Reputation: 13525
I am studying the Scrapy tutorial. To test the process I created a new project with these files:
See my post in Scrapy group for links to scripts, I cannot post more than 1 link here.
The spider runs well and scrapes the text between title tags and puts it in FirmItem
[whitecase.com] INFO: Passed FirmItem(title=[u'White & Case LLP - Lawyers - Rachel B. Wagner '])
But I am stuck in the pipeline process. I want to add this FirmItem into a csv file so that I can add it to the database.
I am new to python and I am learning as I go along. I would appreciate if someone gave me a clue about how to make the pipelines.py work so that the scraped data is put into items.csv.
Thank you.
Upvotes: 2
Views: 3859
Reputation: 1370
Use the built-in CSV feed export (available in v0.10) together with the CsvItemExporter.
Upvotes: 1
Reputation: 148
I think they address your specific question in the Scrapy Tutorial.
It suggest, as others have here using the CSV module. Place the following in your pipelines.py
file.
import csv
class CsvWriterPipeline(object):
def __init__(self):
self.csvwriter = csv.writer(open('items.csv', 'wb'))

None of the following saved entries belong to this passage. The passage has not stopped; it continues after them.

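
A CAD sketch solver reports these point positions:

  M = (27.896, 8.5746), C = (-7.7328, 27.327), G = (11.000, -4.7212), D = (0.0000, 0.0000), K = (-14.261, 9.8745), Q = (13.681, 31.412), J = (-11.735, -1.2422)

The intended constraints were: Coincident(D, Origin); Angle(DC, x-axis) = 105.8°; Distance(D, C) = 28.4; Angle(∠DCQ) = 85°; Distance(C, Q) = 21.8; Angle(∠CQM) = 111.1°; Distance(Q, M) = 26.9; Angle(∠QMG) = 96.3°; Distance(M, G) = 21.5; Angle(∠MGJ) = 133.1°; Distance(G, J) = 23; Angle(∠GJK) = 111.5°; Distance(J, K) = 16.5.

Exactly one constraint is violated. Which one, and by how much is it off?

Distance(J, K) = 16.5 — off by 5.10.

D = (0.00, 0.00) ✓; DC at 105.8° ✓; |DC| = 28.40 ✓; ∠DCQ = 85.00° ✓; |CQ| = 21.80 ✓; ∠CQM = 111.1° ✓; |QM| = 26.90 ✓; ∠QMG = 96.30° ✓; |MG| = 21.50 ✓; ∠MGJ = 133.1° ✓; |GJ| = 23.00 ✓; ∠GJK = 111.5° ✓; |JK| = 11.40 ✗.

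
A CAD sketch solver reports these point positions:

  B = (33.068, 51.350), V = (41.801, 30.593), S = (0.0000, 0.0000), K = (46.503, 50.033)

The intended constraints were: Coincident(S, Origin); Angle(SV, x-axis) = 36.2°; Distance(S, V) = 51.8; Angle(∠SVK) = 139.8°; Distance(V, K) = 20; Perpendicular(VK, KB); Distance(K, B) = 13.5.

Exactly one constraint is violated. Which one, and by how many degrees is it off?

Perpendicular(VK, KB) — off by 8.00°.

S = (0.00, 0.00) ✓; SV at 36.20° ✓; |SV| = 51.80 ✓; ∠SVK = 139.8° ✓; |VK| = 20.00 ✓; ∠(VK, KB) = 98.00° ✗; |KB| = 13.50 ✓.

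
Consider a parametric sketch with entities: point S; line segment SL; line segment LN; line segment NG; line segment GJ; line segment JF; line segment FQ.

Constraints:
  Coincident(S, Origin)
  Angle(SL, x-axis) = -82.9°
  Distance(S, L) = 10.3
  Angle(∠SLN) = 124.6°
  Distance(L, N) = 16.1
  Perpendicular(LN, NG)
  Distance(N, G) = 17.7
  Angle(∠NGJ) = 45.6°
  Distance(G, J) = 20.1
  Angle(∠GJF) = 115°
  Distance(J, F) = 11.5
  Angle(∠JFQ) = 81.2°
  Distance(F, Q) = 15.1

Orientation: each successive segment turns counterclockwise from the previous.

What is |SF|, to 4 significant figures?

19.40

S is at the origin; SL runs at -82.9° with length 10.3, so L = (1.273, -10.22). ∠SLN = 124.6° gives LN at -27.50° from the x-axis; with |LN| = 16.1, N = (15.55, -17.66). LN is perpendicular to NG, so NG runs at 62.50°; with |NG| = 17.7, G = (23.73, -1.955). ∠NGJ = 45.6° gives GJ at -163.1° from the x-axis; with |GJ| = 20.1, J = (4.495, -7.798). ∠GJF = 115.0° gives JF at -98.10° from the x-axis; with |JF| = 11.5, F = (2.875, -19.18). Then |SF| = |F − S| = 19.40.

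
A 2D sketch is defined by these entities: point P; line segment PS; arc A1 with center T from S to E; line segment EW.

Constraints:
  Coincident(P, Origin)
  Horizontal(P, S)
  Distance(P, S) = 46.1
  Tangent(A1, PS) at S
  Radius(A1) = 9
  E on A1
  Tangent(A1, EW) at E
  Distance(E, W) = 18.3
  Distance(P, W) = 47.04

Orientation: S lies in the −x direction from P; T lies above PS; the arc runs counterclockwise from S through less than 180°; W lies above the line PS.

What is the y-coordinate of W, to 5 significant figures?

27.718

P is at the origin; P and S share the same y with |PS| = 46.1 and S on the −x side, so S = (-46.100, 0.0000). Tangency of A1 to PS means the radius TS is perpendicular to PS, so T = S + (0, 9) = (-46.100, 9.0000). Since TE ⟂ EW (tangency), |TW| = √(9.0² + 18.3²) = 20.393 regardless of where E sits on A1. So W lies on both circle(P, 47.04) and circle(T, 20.393); the above-PS intersection is W = (-38.006, 27.718). E is the foot of the tangent from W: E = (-37.111, 9.4403).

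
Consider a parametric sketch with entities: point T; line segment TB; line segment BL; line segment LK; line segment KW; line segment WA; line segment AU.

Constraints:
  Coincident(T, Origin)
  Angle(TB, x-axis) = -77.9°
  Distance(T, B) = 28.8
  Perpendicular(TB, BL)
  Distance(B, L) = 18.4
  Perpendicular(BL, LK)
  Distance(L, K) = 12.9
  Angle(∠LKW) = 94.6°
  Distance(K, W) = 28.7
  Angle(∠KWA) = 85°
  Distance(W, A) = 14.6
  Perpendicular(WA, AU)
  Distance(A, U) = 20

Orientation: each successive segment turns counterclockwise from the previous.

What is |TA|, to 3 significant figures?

30.0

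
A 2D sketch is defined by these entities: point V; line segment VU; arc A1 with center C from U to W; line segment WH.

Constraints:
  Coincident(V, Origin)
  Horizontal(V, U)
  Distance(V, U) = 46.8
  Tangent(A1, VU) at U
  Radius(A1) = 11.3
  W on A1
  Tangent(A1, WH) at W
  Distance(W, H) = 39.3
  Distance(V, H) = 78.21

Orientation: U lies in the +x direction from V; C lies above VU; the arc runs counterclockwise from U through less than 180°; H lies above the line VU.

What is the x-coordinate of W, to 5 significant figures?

58.084

Checks: V.y = 0.00, U.y = 0.00 ✓; |CW| = 11.30 ✓; ∠(CW, WH) = 90.00° ✓; |WH| = 39.30 ✓; |VH| = 78.21 ✓.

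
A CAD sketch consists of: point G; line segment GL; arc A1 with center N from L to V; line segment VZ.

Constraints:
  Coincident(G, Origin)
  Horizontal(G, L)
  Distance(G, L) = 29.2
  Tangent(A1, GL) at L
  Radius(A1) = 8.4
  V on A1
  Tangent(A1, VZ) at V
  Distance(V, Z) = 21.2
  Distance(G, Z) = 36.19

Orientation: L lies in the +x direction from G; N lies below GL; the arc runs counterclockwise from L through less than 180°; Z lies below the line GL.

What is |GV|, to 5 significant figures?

22.434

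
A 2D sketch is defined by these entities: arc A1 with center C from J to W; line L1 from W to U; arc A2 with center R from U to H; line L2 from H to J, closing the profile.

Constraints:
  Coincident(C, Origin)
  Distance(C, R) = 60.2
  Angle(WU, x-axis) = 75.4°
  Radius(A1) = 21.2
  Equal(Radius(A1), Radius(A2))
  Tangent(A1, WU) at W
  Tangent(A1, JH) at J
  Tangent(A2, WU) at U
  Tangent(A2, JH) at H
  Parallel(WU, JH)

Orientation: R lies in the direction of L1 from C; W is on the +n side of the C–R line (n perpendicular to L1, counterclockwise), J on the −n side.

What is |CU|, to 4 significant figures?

63.82

The slot axis is L1's direction at 75.4°, so u = (cos 75.4°, sin 75.4°) = (0.2521, 0.9677) and n = (−sin 75.4°, cos 75.4°) = (-0.9677, 0.2521). C is at the origin and R lies 60.2 along u from C, so R = 60.2·u = (15.17, 58.26). Tangency of A1 to both parallel lines with radius 21.2 puts W and J at C ± 21.2·n: W = (-20.52, 5.344), J = (20.52, -5.344). Equal radii place U and H the same way about R: U = R + 21.2·n = (-5.341, 63.60), H = R − 21.2·n = (35.69, 52.91). Then |CU| = |U − C| = 63.82.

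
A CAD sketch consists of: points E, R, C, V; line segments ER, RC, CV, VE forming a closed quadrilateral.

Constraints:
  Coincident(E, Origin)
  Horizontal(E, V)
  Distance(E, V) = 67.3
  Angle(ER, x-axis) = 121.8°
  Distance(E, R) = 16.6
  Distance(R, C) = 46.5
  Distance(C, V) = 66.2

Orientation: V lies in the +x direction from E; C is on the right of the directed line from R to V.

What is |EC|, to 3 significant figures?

30.4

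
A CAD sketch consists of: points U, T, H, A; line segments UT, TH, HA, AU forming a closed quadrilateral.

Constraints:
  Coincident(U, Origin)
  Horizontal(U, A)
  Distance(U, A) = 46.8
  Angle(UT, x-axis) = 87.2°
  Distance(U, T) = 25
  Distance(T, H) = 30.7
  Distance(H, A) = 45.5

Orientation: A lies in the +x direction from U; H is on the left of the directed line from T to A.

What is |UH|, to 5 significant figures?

49.375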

def process_item(self, domain, item):
self.csvwriter.writerow([item['title'][0], item['link'][0], item['desc'][0]])
return item
Don’t forget to enable the pipeline by adding it to the ITEM_PIPELINES setting in your settings.py, like this:
ITEM_PIPELINES = ['dmoz.pipelines.CsvWriterPipeline']

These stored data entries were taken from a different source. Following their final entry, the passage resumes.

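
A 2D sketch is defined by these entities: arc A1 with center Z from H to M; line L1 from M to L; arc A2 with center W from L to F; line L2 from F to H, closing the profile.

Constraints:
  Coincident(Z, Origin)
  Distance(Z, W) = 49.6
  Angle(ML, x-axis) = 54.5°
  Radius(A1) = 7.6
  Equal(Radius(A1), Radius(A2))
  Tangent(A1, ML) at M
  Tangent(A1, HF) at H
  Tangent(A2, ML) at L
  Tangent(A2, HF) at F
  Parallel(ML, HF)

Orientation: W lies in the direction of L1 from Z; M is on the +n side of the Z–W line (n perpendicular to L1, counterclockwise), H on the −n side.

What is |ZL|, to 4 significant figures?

50.18

Tangency of A1 to both parallel lines with radius 7.6 puts M and H at Z ± 7.6·n: M = (-6.187, 4.413), H = (6.187, -4.413). Equal radii place L and F the same way about W: L = W + 7.6·n = (22.62, 44.79), F = W − 7.6·n = (34.99, 35.97). Then |ZL| = |L − Z| = 50.18.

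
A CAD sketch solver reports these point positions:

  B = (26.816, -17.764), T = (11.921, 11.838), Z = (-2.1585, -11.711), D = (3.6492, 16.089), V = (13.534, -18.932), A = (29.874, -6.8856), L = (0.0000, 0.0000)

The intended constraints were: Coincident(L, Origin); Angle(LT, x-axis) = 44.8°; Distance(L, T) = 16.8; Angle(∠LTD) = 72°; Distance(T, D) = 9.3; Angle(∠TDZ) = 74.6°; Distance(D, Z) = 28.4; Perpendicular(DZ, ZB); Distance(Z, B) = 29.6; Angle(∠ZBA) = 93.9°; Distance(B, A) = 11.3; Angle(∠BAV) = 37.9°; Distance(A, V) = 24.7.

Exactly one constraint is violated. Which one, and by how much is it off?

Distance(A, V) = 24.7 — off by 4.40.

L = (0.00, 0.00) ✓; LT at 44.80° ✓; |LT| = 16.80 ✓; ∠LTD = 72.00° ✓; |TD| = 9.300 ✓; ∠TDZ = 74.60° ✓; |DZ| = 28.40 ✓; ∠(DZ, ZB) = 90.00° ✓; |ZB| = 29.60 ✓; ∠ZBA = 93.90° ✓; |BA| = 11.30 ✓; ∠BAV = 37.90° ✓; |AV| = 20.30 ✗.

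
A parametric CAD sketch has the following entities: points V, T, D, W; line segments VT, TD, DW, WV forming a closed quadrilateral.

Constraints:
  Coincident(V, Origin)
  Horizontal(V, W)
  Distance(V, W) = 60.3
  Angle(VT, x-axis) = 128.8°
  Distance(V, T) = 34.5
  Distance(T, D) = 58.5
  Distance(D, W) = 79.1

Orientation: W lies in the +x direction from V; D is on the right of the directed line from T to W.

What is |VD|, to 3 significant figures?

33.3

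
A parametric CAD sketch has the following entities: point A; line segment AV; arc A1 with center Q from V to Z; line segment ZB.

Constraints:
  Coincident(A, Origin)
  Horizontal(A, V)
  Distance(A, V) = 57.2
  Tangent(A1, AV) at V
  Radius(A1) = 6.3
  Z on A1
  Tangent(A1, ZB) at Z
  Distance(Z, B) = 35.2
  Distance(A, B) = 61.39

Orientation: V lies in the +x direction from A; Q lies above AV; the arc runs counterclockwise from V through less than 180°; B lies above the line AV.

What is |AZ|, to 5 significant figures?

63.444

Checks: |QZ| = 6.300 ✓; ∠(QZ, ZB) = 90.00° ✓; |ZB| = 35.20 ✓; |AB| = 61.39 ✓.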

Adjust to suit the specifics of your project.
Upvotes: 9
Reputation: 5338
Open file and write to it.
f = open('my.cvs','w')
f.write('h1\th2\th3\n')
f.write(my_class.v1+'\t'+my_class.v2+'\t'+my_class.v3+'\n')
f.close()
Or output your results on stdout and then redirect stdout to file ./my_script.py >> res.txt
Upvotes: -1
Reputation: 11252
Python has a module for reading/writing CSV files, this is safer than writing the output yourself (and getting all quoting/escaping right...)
import csv
csvfile = csv.writer(open('items.csv', 'w'))
csvfile.writerow([ firmitem.title, firmitem.url ])
csvfile.close()
Upvotes: 0